Secretary of State John Quincy Adams
In April 1823 US Secretary of State John Quincy Adams discussed the rules of political gravitation, in a theory often referred to as the "ripe fruit theory".
Adams wrote, “There are laws of political as well as physical gravitation; and if an apple severed by its native tree cannot choose but fall to the ground, Cuba, forcibly disjoined from its own unnatural connection with Spain, and incapable of self-support, can gravitate only towards the North American Union which by the same law of nature, cannot cast her off its bosom.
Adams described Cuba as “incapable” and described its separation from Spain as inevitable. He specified the islands gravitation towards North America rather than Europe. As he explained that, “the transfer of Cuba to Great Britain would be an event unpropitious to the interest of this Union.

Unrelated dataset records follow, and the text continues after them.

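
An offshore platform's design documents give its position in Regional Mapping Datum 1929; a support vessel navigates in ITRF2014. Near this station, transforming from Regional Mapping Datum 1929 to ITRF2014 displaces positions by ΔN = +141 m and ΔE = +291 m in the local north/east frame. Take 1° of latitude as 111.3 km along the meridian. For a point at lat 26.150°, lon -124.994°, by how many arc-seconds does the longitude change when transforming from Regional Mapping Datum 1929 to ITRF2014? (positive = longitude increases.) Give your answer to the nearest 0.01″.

At latitude 26.150°, cos φ = 0.897643.
1° of longitude at this latitude = 111.3 × cos φ = 99.91 km, so Δλ = 291.0 / 99907.7 = 0.0029127° = 10.486″.

Δλ = 10.49″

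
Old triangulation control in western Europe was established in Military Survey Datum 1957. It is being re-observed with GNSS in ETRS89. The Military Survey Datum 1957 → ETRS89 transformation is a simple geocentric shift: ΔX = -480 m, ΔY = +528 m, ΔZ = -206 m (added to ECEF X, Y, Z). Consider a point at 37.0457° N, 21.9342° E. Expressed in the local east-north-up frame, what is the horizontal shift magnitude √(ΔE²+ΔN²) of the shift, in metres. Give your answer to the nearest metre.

The local east axis at (φ, λ) is (−sin λ, cos λ, 0), so ΔE = −sin(21.9342°)·(-480) + cos(21.9342°)·528 = 669.08 m.
The local north axis is (−sin φ cos λ, −sin φ sin λ, cos φ), giving ΔN = 268.244 − 118.822 − 164.420 = -15.00 m.
Horizontal magnitude = √(ΔE² + ΔN²) = √(669.08² + (-15.00)²) = 669.25 m.

669 m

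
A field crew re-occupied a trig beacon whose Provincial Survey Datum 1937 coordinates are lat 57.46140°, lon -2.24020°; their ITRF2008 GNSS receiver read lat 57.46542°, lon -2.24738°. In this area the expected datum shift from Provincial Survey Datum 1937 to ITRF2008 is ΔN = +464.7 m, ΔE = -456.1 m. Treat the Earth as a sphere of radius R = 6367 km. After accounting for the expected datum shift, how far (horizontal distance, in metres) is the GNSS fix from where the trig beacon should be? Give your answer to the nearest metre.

Observed coordinate differences: Δφ = +0.00402°, Δλ = -0.00718°.
Converting to metres (1° lat = 111125 m, cos φ = 0.537868): observed ΔN = 446.7 m, observed ΔE = -429.2 m.
Subtracting the expected shift leaves a residual of 446.7 − (464.7) = -18.0 m north and -429.2 − (-456.1) = 26.9 m east.
Residual distance = √((-18.0)² + 26.9²) = 32.4 m.

32 m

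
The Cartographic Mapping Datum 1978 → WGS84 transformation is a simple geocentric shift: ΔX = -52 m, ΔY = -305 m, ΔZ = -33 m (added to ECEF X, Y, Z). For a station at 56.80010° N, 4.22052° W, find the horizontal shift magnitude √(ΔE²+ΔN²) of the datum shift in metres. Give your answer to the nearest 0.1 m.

At φ = 56.80010°, λ = -4.22052°: sin φ = 0.836765, cos φ = 0.547562, sin λ = -0.073595, cos λ = 0.997288.
ΔE = −sin λ·ΔX + cos λ·ΔY = −(-0.073595)·(-52) + (0.997288)·(-305) = -308.00 m.
ΔN = −sin φ cos λ·ΔX − sin φ sin λ·ΔY + cos φ·ΔZ = −(0.836765)(0.997288)(-52) − (0.836765)(-0.073595)(-305) + (0.547562)(-33) = 6.54 m.
Horizontal magnitude = √(ΔE² + ΔN²) = √((-308.00)² + 6.54²) = 308.07 m.

308.1 m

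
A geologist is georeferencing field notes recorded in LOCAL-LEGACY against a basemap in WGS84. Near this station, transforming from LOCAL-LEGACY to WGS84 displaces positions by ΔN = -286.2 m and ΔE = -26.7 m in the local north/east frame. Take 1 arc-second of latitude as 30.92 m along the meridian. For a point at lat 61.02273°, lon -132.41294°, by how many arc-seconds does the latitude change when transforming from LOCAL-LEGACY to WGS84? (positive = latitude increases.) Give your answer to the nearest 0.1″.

Δφ = -9.3″

1″ of latitude = 30.92 m, so Δφ = -286.2 / 30.92 = -9.256″.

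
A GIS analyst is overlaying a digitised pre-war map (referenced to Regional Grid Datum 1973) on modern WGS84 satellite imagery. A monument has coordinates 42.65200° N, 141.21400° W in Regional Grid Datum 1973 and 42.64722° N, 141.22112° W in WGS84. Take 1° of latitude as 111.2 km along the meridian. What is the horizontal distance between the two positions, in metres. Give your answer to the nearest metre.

788 m

Δφ = 42.64722° − 42.65200° = -0.00478°; Δλ = -141.22112° − -141.21400° = -0.00712°.
ΔN = Δφ × 111200 = -531.5 m; ΔE = Δλ × 111200 × cos(42.65200°) = -0.00712 × 111200 × 0.735482 = -582.3 m.
Distance = √(ΔE² + ΔN²) = √((-582.3)² + (-531.5)²) = 788.4 m.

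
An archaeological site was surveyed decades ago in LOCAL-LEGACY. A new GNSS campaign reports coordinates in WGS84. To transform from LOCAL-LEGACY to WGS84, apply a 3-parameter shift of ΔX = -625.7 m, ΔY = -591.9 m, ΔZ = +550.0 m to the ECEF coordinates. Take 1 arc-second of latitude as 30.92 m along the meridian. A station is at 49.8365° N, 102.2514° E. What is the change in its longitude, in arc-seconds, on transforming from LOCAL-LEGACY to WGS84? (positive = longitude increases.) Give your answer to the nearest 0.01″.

Δλ = 36.96″

sin φ = 0.764207, cos φ = 0.644971, sin λ = 0.977226, cos λ = -0.212202.
East component: ΔE = −sin λ·ΔX + cos λ·ΔY = −(0.977226)(-625.7) + (-0.212202)(-591.9) = 737.05 m.
1° of latitude spans 3600 × 30.92 = 111312 m; at latitude φ, 1° of longitude spans that × cos φ = 71793.0 m, so Δλ = 737.05 / 71793.0 × 3600 = 36.959″.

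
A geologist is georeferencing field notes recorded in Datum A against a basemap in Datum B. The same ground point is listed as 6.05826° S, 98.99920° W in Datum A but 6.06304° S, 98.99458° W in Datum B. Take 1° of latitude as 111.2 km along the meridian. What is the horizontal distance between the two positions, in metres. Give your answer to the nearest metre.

737 m

Δφ = -6.06304° − -6.05826° = -0.00478°; Δλ = -98.99458° − -98.99920° = +0.00462°.
ΔN = Δφ × 111200 = -531.5 m; ΔE = Δλ × 111200 × cos(-6.05826°) = +0.00462 × 111200 × 0.994415 = 510.9 m.
Distance = √(ΔE² + ΔN²) = √(510.9² + (-531.5)²) = 737.2 m.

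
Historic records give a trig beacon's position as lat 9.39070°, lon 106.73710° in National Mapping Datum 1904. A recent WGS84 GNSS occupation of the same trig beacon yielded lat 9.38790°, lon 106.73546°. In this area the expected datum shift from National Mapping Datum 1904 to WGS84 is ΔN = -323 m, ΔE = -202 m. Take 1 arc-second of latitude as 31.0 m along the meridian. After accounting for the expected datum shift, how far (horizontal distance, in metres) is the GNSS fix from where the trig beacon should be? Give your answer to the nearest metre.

24 m

Observed coordinate differences: Δφ = -0.00280°, Δλ = -0.00164°.
Converting to metres (1° lat = 111600 m, cos φ = 0.986599): observed ΔN = -312.5 m, observed ΔE = -180.6 m.
Subtracting the expected shift leaves a residual of -312.5 − (-323) = 10.5 m north and -180.6 − (-202) = 21.4 m east.
Residual distance = √(10.5² + 21.4²) = 23.9 m.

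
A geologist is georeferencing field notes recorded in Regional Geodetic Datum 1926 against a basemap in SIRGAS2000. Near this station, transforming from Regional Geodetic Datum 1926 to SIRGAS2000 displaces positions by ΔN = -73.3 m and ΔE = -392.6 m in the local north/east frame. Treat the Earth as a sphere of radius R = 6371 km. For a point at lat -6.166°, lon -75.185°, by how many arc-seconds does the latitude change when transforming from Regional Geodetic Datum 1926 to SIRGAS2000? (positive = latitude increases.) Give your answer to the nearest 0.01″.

Δφ = -2.37″

On a sphere of radius R, 1 rad of latitude = R, so Δφ = ΔN / R = -73.3 / 6371000 = -1.1505e-05 rad = -2.373″.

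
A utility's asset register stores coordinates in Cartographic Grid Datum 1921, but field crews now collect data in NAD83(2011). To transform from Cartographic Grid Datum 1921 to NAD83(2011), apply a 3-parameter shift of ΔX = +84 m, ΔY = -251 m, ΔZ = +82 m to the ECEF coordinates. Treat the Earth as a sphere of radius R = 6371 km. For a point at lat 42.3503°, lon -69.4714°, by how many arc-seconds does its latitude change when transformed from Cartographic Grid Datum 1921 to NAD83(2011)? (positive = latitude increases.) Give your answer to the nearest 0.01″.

Δφ = -3.81″

sin φ = 0.673662, cos φ = 0.739040, sin λ = -0.936497, cos λ = 0.350675.
North component: ΔN = −sin φ cos λ·ΔX − sin φ sin λ·ΔY + cos φ·ΔZ = −(0.673662)(0.350675)(84) − (0.673662)(-0.936497)(-251) + (0.739040)(82) = -117.59 m.
1° of latitude spans πR/180 = 111195 m, so Δφ = -117.59 / 111195 × 3600 = -3.807″.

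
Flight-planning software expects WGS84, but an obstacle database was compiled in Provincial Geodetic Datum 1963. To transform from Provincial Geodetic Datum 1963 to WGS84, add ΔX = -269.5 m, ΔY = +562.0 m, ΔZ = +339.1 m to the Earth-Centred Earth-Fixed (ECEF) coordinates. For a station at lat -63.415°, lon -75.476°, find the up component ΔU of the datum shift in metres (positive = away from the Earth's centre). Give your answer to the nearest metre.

ΔU = -577 m

At φ = -63.415°, λ = -75.476°: sin φ = -0.894271, cos φ = 0.447525, sin λ = -0.968043, cos λ = 0.250786.
ΔU = cos φ cos λ·ΔX + cos φ sin λ·ΔY + sin φ·ΔZ = (0.447525)(0.250786)(-269.5) + (0.447525)(-0.968043)(562.0) + (-0.894271)(339.1) = -576.97 m.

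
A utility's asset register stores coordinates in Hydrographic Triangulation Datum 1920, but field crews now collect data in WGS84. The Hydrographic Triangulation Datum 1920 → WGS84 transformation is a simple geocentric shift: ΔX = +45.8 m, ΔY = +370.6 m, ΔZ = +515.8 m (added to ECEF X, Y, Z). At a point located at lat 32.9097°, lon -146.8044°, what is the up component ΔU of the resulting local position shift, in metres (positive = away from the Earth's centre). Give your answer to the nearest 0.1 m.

At φ = 32.9097°, λ = -146.8044°: sin φ = 0.543317, cos φ = 0.839528, sin λ = -0.547499, cos λ = -0.836806.
ΔU = cos φ cos λ·ΔX + cos φ sin λ·ΔY + sin φ·ΔZ = (0.839528)(-0.836806)(45.8) + (0.839528)(-0.547499)(370.6) + (0.543317)(515.8) = 77.72 m.

ΔU = 77.7 m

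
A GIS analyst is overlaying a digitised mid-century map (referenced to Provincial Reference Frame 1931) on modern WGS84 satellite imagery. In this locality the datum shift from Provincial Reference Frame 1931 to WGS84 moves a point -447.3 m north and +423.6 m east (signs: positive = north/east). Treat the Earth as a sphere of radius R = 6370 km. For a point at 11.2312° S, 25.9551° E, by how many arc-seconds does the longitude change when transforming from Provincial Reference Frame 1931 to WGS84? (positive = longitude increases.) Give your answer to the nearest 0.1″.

At latitude -11.2312°, cos φ = 0.980849.
One radian of longitude at latitude φ spans R cos φ, so Δλ = ΔE / (R cos φ) = 423.6 / (6370000 × 0.980849) = 6.7798e-05 rad = 13.984″.

Δλ = 14.0″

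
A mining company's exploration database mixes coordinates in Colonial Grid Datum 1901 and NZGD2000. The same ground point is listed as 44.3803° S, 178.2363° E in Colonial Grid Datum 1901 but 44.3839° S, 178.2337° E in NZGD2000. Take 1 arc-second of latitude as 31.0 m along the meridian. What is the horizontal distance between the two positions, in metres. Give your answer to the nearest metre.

Δφ = -44.3839° − -44.3803° = -0.0036°; Δλ = 178.2337° − 178.2363° = -0.0026°.
1° of latitude = 3600 × 31.00 = 111600 m.
ΔN = Δφ × 111600 = -401.8 m; ΔE = Δλ × 111600 × cos(-44.3803°) = -0.0026 × 111600 × 0.714713 = -207.4 m.
Distance = √(ΔE² + ΔN²) = √((-207.4)² + (-401.8)²) = 452.1 m.

452 m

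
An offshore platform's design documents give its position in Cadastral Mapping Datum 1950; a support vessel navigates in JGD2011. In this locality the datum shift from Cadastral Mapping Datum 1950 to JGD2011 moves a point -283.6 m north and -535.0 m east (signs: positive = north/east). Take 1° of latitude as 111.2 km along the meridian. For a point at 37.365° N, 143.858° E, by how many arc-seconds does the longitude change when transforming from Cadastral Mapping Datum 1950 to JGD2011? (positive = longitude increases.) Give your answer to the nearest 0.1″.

Δλ = -21.8″

At latitude 37.365°, cos φ = 0.794785.
1° of longitude at this latitude = 111.2 × cos φ = 88.38 km, so Δλ = -535.0 / 88380.1 = -0.0060534° = -21.792″.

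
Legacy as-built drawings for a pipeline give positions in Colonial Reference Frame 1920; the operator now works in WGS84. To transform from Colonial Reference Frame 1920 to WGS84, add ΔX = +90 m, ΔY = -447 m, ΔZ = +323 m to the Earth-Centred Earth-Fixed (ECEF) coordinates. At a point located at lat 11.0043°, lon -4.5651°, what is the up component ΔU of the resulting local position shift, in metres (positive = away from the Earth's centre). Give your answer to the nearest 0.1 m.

The local up (radial) axis is (cos φ cos λ, cos φ sin λ, sin φ), giving ΔU = 88.065 + 34.923 + 61.655 = 184.64 m.

ΔU = 184.6 m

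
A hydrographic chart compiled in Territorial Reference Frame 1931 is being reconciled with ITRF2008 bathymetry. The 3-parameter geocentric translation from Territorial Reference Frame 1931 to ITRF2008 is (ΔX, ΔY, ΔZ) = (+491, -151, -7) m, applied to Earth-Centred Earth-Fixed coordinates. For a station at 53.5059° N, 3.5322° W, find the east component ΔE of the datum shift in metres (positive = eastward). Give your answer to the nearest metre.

ΔE = -120 m

The local east axis at (φ, λ) is (−sin λ, cos λ, 0), so ΔE = −sin(-3.5322°)·491 + cos(-3.5322°)·(-151) = -120.46 m.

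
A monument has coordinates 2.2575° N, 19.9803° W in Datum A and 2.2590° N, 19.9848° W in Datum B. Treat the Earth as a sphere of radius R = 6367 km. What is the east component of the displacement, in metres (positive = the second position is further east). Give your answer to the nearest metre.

ΔE = -500 m

Δφ = 2.2590° − 2.2575° = +0.0015°; Δλ = -19.9848° − -19.9803° = -0.0045°.
1° along a meridian = πR/180 = 111125 m.
ΔN = Δφ × 111125 = 166.7 m; ΔE = Δλ × 111125 × cos(2.2575°) = -0.0045 × 111125 × 0.999224 = -499.7 m.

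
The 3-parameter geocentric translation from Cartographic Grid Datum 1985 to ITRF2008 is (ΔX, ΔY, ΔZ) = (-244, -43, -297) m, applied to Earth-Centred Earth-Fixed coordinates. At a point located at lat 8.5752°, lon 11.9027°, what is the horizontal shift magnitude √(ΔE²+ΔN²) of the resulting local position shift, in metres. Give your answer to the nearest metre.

The local east axis at (φ, λ) is (−sin λ, cos λ, 0), so ΔE = −sin(11.9027°)·(-244) + cos(11.9027°)·(-43) = 8.25 m.
The local north axis is (−sin φ cos λ, −sin φ sin λ, cos φ), giving ΔN = 35.600 + 1.322 − 293.680 = -256.76 m.
Horizontal magnitude = √(ΔE² + ΔN²) = √(8.25² + (-256.76)²) = 256.89 m.

257 m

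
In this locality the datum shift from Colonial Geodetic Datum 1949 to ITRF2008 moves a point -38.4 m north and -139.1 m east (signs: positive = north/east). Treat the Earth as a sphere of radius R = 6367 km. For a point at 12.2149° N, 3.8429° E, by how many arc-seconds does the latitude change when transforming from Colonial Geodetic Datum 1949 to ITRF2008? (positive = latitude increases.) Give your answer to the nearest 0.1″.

On a sphere of radius R, 1 rad of latitude = R, so Δφ = ΔN / R = -38.4 / 6367000 = -6.0311e-06 rad = -1.244″.

Δφ = -1.2″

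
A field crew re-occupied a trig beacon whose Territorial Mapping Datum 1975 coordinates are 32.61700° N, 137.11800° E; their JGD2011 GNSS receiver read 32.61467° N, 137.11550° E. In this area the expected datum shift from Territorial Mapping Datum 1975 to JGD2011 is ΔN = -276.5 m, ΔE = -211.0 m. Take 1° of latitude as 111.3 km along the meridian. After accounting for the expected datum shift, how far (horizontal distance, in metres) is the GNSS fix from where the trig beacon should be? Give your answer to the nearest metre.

Observed coordinate differences: Δφ = -0.00233°, Δλ = -0.00250°.
Converting to metres (1° lat = 111300 m, cos φ = 0.842293): observed ΔN = -259.3 m, observed ΔE = -234.4 m.
Subtracting the expected shift leaves a residual of -259.3 − (-276.5) = 17.2 m north and -234.4 − (-211.0) = -23.4 m east.
Residual distance = √(17.2² + (-23.4)²) = 29.0 m.

29 m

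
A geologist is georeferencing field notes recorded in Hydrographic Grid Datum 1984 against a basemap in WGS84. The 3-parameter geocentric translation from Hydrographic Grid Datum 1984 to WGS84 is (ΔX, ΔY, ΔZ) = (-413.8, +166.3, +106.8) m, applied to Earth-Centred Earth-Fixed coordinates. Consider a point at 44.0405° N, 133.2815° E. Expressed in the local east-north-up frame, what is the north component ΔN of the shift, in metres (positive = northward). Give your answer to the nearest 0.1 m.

ΔN = -204.6 m

The local north axis is (−sin φ cos λ, −sin φ sin λ, cos φ), giving ΔN = -197.215 − 84.161 + 76.773 = -204.60 m.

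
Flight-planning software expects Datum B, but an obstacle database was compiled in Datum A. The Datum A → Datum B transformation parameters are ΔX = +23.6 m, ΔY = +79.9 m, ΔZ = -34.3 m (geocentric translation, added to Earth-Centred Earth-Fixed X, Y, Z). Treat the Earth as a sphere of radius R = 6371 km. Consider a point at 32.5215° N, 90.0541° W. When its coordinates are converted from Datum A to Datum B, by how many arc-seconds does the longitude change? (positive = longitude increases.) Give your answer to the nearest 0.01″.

sin φ = 0.537616, cos φ = 0.843190, sin λ = -1.000000, cos λ = -0.000944.
East component: ΔE = −sin λ·ΔX + cos λ·ΔY = −(-1.000000)(23.6) + (-0.000944)(79.9) = 23.52 m.
1° of latitude spans πR/180 = 111195 m; at latitude φ, 1° of longitude spans that × cos φ = 93758.4 m, so Δλ = 23.52 / 93758.4 × 3600 = 0.903″.

Δλ = 0.90″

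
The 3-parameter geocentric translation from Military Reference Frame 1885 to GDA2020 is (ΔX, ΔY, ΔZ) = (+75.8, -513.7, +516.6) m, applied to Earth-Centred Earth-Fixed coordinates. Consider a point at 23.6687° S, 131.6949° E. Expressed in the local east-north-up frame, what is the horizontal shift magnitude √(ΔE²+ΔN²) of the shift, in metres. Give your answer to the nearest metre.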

Adams voiced concern that a country outside of North America would attempt to occupy Cuba upon its separation from Spain. He wrote, “The question both of our right and our power to prevent it, if necessary, by force, already obtrudes itself upon our councils, and the administration is called upon, in the performance of its duties to the nation, at least to use all the means with the competency to guard against and forefend it.”
On December second of that year US president James Monroe specifically addressed Cuba and other European colonies in his proclamation of the Monroe Doctrine.
US President James Monroe
Cuba located in the Western Hemisphere just 94 miles (151 km) from the US city Key West was of interest to the doctrine’s founders as they warned European forces to leave "America for the Americans".
General Narciso López
The most outstanding attempts in support of annexation were made by Spanish Army General Narciso López, who prepared four expeditions to Cuba in the US.
The first two in 1848 and 1849 already failed before departure due to US-opposition. The third one, made up of some 600 men, managed to land on Cuba and take the central city of Cárdenas. Lacking popular support, this expedition failed.
His fourth expedition landed in Pinar del Río province with around 400 men in August 1851; the invaders were defeated by Spanish troops and López was executed.
In the 1860's Cuba had two more liberal minded governors, Serrano and Dulce, who even encouraged the creation of a Reformist Party, despite the fact that political parties were forbidden. But a reactionary governor, Francisco Lersundi, followed, who suppressed all liberties granted by the previous ones and maintaining a pro-slavery regime with all its rigour.
Carlos Manuel de Céspedes made the "Grito de Yara"
On 10 October 1868, landowner Carlos Manuel de Céspedes made the "Grito de Yara", the "Cry of Yara", declaring Cuban independence and freedom for his slaves.
This was the began of the "Ten Years' War" which lasted from 1868 to 1878.